Cliff and his wife Dolores later hosted the two famous writers for Christmas dinner in the Garden City house where they still live.
Dolores had been told what to expect. "You don't need to worry about conversation, because he will. He will be the center of the conversation, and that was true."
It took Capote years to finish "In Cold Blood," the story needed an ending, which didn't come until 1965 when Smith & Hickock were executed.
"In Cold Blood" came out the next year and was a national sensation, but not with everyone in western Kansas.
Dolores Hope says, "I guess there were mixed feelings about it..with Capote coming in a cutting a wide swath... but the people I know who... I think they though it was unnecessary, because these were our people and it happened here."
"The main objection many people had was that it was about the murders more than the family. Of course, he intended it to be about the murders from the very beginning," adds Cliff.
Finney County Sheriff Kevin Bascue has become an unofficial tour guide for those studying the case. You may be surprised how often that interest comes even after 50 years.
"At least monthly, sometimes weekly. I don't think we've ever gone more than several months without having somebody call, or stop in."

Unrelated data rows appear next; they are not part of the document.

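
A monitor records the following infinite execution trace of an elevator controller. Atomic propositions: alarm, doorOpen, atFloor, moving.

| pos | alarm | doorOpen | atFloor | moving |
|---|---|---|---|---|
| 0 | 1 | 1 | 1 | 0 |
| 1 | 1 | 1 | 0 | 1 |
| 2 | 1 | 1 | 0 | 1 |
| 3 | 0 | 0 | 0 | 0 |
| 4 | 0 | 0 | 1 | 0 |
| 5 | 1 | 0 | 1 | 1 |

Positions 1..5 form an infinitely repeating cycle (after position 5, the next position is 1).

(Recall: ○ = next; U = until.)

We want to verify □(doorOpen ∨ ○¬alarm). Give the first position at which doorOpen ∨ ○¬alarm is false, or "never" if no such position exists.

Check doorOpen ∨ ○¬alarm at each position in order: 0 ✓, 1 ✓, 2 ✓, 3 ✓.
At position 4 the labels are {atFloor} and the next position 5 has {alarm, atFloor, moving}, so doorOpen ∨ ○¬alarm is false there. This is the first violation.

4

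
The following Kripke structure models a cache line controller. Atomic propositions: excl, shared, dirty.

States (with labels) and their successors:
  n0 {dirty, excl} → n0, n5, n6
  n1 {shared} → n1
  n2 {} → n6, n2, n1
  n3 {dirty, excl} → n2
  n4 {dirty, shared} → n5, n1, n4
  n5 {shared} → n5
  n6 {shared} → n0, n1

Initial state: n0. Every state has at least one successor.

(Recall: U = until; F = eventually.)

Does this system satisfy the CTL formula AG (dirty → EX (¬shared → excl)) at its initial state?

Yes

States satisfying dirty → EX (¬shared → excl): {n0, n1, n2, n4, n5, n6}.
States satisfying AG (dirty → EX (¬shared → excl)): {n0, n1, n2, n4, n5, n6}.
Every state reachable from n0 satisfies dirty → EX (¬shared → excl).
n0 ∈ Sat(AG (dirty → EX (¬shared → excl))).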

Of course each year, there are fewer people alive who have first hand memories of the Clutters, or Capote's visits but still Bascue says, "Because of the different folks from around the country and around the world who have come in, I just have a feeling that this particular case, this book ,that movie, will be of interest to people probably for the rest of my lifetime."
The book made Capote a millionaire and perhaps the most famous writer of his time.
Copies still sell today, but something about the Hope's edition is special, a personal note from the author reading, "For Dotie and Cliff, with my gratitude and deep affection. Truman."
In the end, the story is really not about a book, a movie or a famous author. It should be about four good people, Herb, Bonnie, Nancy and Kenyon and the people and two that loved them.